À leur retour au Québec naît un petit garçon qu’ils prénomment Forest. Le couple s’installe alors à La Girondine, à Frelighsburg, où ils exploitent un jardin selon les méthodes récemment apprises. Là, durant deux saisons, ils vivent dans un tipi, travaillent dur et se créent une clientèle. Rêveurs ? Flyés ?Certains les considèrent avec un petit sourire narquois. Pourtant, ils arrivent à un chiffre d’affaires respectable et un rendement de 20 000 $ l’acre.

La mise en vente de La Girondine (et l’inconfort relatif du tipi !) les obligent à chercher un nouveau lieu d’implantation. Ils achètent l’ancienne lapinière de Saint-Armand pourvue d’un grand local commercial. L’endroit convient à leur projet, le bâtiment est multifonctionnel. Le rêve solidement appuyé par la réalité prend la forme d’un plan d’affaires très documenté qui réussira à franchir les divers paliers administratifs.

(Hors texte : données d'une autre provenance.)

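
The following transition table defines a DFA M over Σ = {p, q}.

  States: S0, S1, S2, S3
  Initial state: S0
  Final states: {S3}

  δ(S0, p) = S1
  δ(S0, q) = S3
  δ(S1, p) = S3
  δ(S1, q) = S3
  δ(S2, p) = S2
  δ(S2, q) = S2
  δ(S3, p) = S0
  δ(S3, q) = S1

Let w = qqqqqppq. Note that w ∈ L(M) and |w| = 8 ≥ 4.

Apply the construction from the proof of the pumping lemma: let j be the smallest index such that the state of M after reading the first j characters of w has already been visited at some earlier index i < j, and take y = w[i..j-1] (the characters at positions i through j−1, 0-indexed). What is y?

State sequence: S0 -q-> S3 -q-> S1 -q-> S3 -q-> S1 -q-> S3 -p-> S0 -p-> S1 -q-> S3
First repeat at step 3: S3 was already visited.

So i = 1, j = 3, giving x = w[0:1] = q, y = w[1:3] = qq, z = w[3:8] = qqppq.
Check: |xy| = 3 ≤ 4 and |y| = 2 ≥ 1. Reading y takes M from S3 back to S3, so every xyⁱz is accepted.
The DFA has 4 states, so the proof of the pumping lemma guarantees a repeated state among the first 4+1 visited; the segment between the two visits is the pumpable y.

qq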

Ils obtiennent un permis municipal d’installation et un permis d’habitation dans la partie sud du bâtiment, puis un prêt agricole pour acheter la terre et enfin une subvention à l’établissement de la part de La Financière agricole du Québec, qui leur permet un démarrage bien planifié et l’achat d’équipement, de matériaux et de services. D’octobre 2005 à mars 2006, ils travaillent à métamorphoser un bâtiment industriel en charmante habitation écologique. La famille y vit depuis le mois de mars.

L’avenir est prometteur L’aménagement actuel est divisé en zones distinctes : une partie « paysagée » (champ septique de roseaux épurateurs, étang servant de réservoir pour l’irrigation) ; trois serres-tunnels dont une chauffée (et bientôt d’autres). Le plus gros de la surface restante est aménagée en plates-bandes définitives, engraissées et ameublies chaque saison.

L’utilisation écologique de la terre et le travail non mécanisé, alliés à une connaissance précise de l’horticulture, permettent d’envisager un plan d’affaires de 100 paniers de légumes à 20 $ (par saison de 20 semaines, de la mi-juin au mois de novembre) distribués dans des points de chute à Montréal et dans la région. Chaque panier est composé de 8 à 12 sortes de légumes, différents selon la saison.

La production sur une grande échelle de mesclun (jeune salade mélangée) durant 35 semaines par an permet un étalement régulier des revenus. Le mesclun est distribué dans les restaurants et épiceries de la région.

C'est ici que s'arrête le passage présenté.